Second, the gift of tongues is not a more intimate or direct communication with God. Every believer has the exact same access to God the Father through God the Son, empowered by God the Spirit. Since we have already seen Paul state quite plainly that not every one is given the same spiritual gifts, it would be wrong of us to assume every believer should have the gift of tongues. Since it is not for every believer, why would God give a more intimate or direct communication to some of his people? That doesn’t add up. Hebrews 9-10 makes it pretty clear that Jesus’ sacrifice alone makes way for our direct access to God.
Third (and perhaps the harshest), an expression of ecstatic utterance doesn’t automatically mean someone has the gift of tongues. A wide variety of religions and spiritual practices have a practice of ecstatic utterances. A miraculous sign (such as tongues) does not prove God is at work. Again, we look back to the litmus test: is the gift bringing out the confessional proclamation, “Jesus is Lord!”?
In the interest of honesty and full disclosure, I want to share my experience with the gift of tongues. I grew up around a strong Charismatic/Pentecostal influence. Speaking in tongues was always understood to be the “baptism of the Holy Spirit” and was thought to be a normative part of the Christian journey. My views on the gift have changed (I no longer equate it with the baptism of the Spirit, nor do I expect every Christian to have this gift), however it is still a part of my life with Jesus. One night in ’89 or so, I woke up at about 2am speaking in tongues.
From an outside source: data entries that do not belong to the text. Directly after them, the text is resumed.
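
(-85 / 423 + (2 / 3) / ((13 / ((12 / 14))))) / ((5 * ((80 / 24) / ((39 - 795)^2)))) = -82233144 / 15275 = -5383.51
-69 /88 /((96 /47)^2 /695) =-35310865 /270336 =-130.62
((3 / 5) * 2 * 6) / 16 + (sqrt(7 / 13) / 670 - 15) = -291 / 20 + sqrt(91) / 8710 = -14.55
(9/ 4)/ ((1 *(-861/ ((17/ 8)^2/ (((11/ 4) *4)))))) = -867/ 808192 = -0.00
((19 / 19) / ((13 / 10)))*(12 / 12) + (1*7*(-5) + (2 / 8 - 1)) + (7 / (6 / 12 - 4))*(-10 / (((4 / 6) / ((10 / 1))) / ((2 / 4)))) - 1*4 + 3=5929 / 52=114.02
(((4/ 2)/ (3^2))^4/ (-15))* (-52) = 832/ 98415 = 0.01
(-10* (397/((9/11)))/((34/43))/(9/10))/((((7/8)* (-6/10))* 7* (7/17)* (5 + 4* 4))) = 375562000/1750329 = 214.57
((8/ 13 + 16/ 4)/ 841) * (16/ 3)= 320/ 10933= 0.03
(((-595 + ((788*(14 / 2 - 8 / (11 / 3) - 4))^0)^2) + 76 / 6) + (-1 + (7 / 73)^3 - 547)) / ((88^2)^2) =-1317988567 / 69987506958336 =-0.00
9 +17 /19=188 /19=9.89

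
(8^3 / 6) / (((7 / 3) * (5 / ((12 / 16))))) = 192 / 35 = 5.49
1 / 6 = 0.17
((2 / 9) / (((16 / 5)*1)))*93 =155 / 24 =6.46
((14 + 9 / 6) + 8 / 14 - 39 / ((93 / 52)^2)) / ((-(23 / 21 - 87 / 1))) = 156547 / 3467288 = 0.05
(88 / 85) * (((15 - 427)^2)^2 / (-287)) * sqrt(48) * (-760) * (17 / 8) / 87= 192701514784768 * sqrt(3) / 24969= 13367328058.90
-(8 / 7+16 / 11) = -200 / 77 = -2.60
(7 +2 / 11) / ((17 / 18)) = 1422 / 187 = 7.60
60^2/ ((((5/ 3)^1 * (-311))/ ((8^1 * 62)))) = -3444.89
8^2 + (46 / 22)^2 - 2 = 8031 / 121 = 66.37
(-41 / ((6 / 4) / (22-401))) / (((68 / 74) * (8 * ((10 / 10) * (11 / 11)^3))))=574943 / 408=1409.17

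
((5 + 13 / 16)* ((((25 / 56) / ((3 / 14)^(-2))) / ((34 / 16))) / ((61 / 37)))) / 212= 774225 / 4826015488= 0.00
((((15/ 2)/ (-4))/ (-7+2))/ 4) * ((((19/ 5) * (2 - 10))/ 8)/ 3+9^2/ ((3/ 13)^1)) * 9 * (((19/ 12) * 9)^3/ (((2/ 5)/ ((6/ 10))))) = 13115553453/ 10240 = 1280815.77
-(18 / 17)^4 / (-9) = 11664 / 83521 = 0.14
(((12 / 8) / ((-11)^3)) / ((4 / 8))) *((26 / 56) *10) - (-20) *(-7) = -2608955 / 18634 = -140.01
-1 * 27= -27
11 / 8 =1.38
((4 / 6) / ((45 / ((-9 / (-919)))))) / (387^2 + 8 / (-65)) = 26 / 26839331589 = 0.00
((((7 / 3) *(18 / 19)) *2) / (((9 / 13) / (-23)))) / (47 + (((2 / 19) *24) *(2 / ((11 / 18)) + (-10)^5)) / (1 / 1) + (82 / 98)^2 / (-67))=3703640941 / 6368939832459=0.00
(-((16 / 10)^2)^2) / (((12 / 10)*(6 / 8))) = -8192 / 1125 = -7.28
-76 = -76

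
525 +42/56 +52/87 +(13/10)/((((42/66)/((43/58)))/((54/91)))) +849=117338771/85260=1376.25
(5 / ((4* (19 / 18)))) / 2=0.59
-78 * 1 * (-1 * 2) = 156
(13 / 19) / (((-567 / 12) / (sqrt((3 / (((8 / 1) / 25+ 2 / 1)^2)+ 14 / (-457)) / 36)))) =-0.00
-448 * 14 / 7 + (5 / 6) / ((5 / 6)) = -895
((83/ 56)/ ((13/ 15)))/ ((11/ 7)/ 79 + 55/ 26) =98355/ 122804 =0.80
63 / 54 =7 / 6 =1.17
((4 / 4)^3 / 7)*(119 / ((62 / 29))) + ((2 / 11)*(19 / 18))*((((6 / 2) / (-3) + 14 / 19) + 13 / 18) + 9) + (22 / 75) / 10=33823027 / 3452625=9.80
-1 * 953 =-953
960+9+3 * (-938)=-1845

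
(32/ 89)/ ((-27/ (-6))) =0.08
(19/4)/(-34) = -19/136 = -0.14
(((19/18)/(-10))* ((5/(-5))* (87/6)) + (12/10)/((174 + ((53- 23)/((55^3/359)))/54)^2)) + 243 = 239034910626090022511/977525574826349160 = 244.53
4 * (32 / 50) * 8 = 512 / 25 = 20.48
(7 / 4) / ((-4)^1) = -7 / 16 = -0.44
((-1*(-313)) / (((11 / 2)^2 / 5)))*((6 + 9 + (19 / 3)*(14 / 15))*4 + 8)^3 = 87813300117248 / 2205225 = 39820562.58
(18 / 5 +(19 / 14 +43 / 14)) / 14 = 281 / 490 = 0.57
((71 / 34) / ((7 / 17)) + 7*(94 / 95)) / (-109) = -15957 / 144970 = -0.11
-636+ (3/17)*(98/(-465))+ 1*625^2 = 389988.96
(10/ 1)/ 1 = 10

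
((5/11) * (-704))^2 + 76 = 102476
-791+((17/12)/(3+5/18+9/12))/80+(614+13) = -1902349/11600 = -164.00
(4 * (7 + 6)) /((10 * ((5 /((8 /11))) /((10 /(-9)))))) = -416 /495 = -0.84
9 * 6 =54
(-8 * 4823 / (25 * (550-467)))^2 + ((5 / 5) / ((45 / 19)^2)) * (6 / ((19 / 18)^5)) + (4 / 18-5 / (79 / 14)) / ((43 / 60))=104028863527389664 / 300963484588125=345.65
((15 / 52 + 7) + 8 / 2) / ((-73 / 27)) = -15849 / 3796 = -4.18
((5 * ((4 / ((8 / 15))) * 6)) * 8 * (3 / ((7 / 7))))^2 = 29160000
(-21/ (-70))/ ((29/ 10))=3/ 29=0.10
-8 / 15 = -0.53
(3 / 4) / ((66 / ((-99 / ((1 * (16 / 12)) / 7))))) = -189 / 32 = -5.91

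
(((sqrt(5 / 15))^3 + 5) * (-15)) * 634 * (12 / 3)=-190200 -12680 * sqrt(3) / 3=-197520.80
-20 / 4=-5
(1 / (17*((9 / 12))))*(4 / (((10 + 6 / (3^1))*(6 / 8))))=16 / 459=0.03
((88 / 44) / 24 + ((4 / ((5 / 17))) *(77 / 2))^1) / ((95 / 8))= 62842 / 1425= 44.10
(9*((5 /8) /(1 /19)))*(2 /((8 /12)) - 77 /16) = -24795 /128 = -193.71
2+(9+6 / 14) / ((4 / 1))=61 / 14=4.36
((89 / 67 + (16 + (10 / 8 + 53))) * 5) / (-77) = -95915 / 20636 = -4.65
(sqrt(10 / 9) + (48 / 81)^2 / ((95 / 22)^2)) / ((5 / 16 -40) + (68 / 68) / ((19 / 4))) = -304 * sqrt(10) / 36003 -180224 / 377786025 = -0.03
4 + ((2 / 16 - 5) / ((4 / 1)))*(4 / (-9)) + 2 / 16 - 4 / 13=170 / 39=4.36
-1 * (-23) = 23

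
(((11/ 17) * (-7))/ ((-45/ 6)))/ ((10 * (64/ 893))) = 68761/ 81600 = 0.84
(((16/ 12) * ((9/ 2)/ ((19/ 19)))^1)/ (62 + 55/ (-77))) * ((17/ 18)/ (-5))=-119/ 6435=-0.02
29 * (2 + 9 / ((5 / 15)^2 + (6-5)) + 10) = 582.90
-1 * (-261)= 261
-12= -12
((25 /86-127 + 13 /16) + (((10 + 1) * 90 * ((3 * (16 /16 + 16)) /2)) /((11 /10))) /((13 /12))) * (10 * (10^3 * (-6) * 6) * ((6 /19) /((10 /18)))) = -45768850497000 /10621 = -4309278834.10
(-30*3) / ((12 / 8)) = -60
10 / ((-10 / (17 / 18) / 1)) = -17 / 18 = -0.94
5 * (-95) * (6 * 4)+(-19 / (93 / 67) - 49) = -1066030 / 93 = -11462.69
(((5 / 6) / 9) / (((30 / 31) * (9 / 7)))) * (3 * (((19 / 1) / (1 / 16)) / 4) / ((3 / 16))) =90.49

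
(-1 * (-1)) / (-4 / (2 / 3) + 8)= 0.50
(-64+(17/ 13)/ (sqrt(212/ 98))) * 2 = -128+119 * sqrt(106)/ 689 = -126.22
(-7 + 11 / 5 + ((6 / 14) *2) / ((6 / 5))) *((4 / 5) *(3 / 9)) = -572 / 525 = -1.09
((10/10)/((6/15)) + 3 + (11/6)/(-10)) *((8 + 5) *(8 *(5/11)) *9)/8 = 1131/4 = 282.75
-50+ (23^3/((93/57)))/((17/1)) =204823/527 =388.66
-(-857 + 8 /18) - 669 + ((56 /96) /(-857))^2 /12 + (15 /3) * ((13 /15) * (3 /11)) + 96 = 3975049509851 /13960406592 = 284.74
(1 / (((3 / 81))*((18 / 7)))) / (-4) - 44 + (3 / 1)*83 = 1619 / 8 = 202.38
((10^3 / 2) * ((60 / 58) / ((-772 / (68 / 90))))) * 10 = -85000 / 16791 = -5.06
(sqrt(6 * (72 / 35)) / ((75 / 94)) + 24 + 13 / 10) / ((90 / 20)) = 6.60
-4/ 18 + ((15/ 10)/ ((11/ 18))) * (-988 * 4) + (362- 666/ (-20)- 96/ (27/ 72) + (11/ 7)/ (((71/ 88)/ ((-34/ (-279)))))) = -145834003591/ 15252930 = -9561.05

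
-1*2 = -2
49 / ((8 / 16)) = 98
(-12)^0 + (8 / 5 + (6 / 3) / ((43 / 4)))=599 / 215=2.79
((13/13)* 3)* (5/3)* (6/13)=30/13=2.31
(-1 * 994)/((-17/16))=15904/17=935.53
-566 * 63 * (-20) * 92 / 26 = 32805360 / 13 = 2523489.23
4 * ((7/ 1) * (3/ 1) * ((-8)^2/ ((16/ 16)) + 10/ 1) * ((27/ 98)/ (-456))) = -999/ 266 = -3.76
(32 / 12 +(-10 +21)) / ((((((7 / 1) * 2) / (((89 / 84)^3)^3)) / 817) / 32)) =11735888454989632045873 / 273283169946845184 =42944.06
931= 931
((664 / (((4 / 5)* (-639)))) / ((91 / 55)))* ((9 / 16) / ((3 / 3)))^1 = -22825 / 51688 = -0.44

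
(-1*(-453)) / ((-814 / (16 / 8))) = -453 / 407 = -1.11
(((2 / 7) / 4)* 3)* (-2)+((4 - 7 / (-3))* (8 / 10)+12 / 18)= 557 / 105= 5.30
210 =210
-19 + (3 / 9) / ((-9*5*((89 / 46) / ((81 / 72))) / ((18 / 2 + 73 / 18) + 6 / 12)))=-457973 / 24030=-19.06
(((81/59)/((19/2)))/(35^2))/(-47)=-162/64541575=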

Ever since then, I have used this gift at various times in my life for prayer, praying for others. In my personal experience, it has led me to praise and proclaim, “Jesus is Lord!”. Every time I have seen it used to build up the body of Christ, it has led to this confession. When I have seen it abused, it has been about personal glory, jockeying for authority, and/or harmful theology.
Yes, I believe the gift of tongues has an important role in the modern (or even post-modern) church… but I believe that every gift should be rightly expressed and lead us to proclaim to the world “Jesus is Lord!”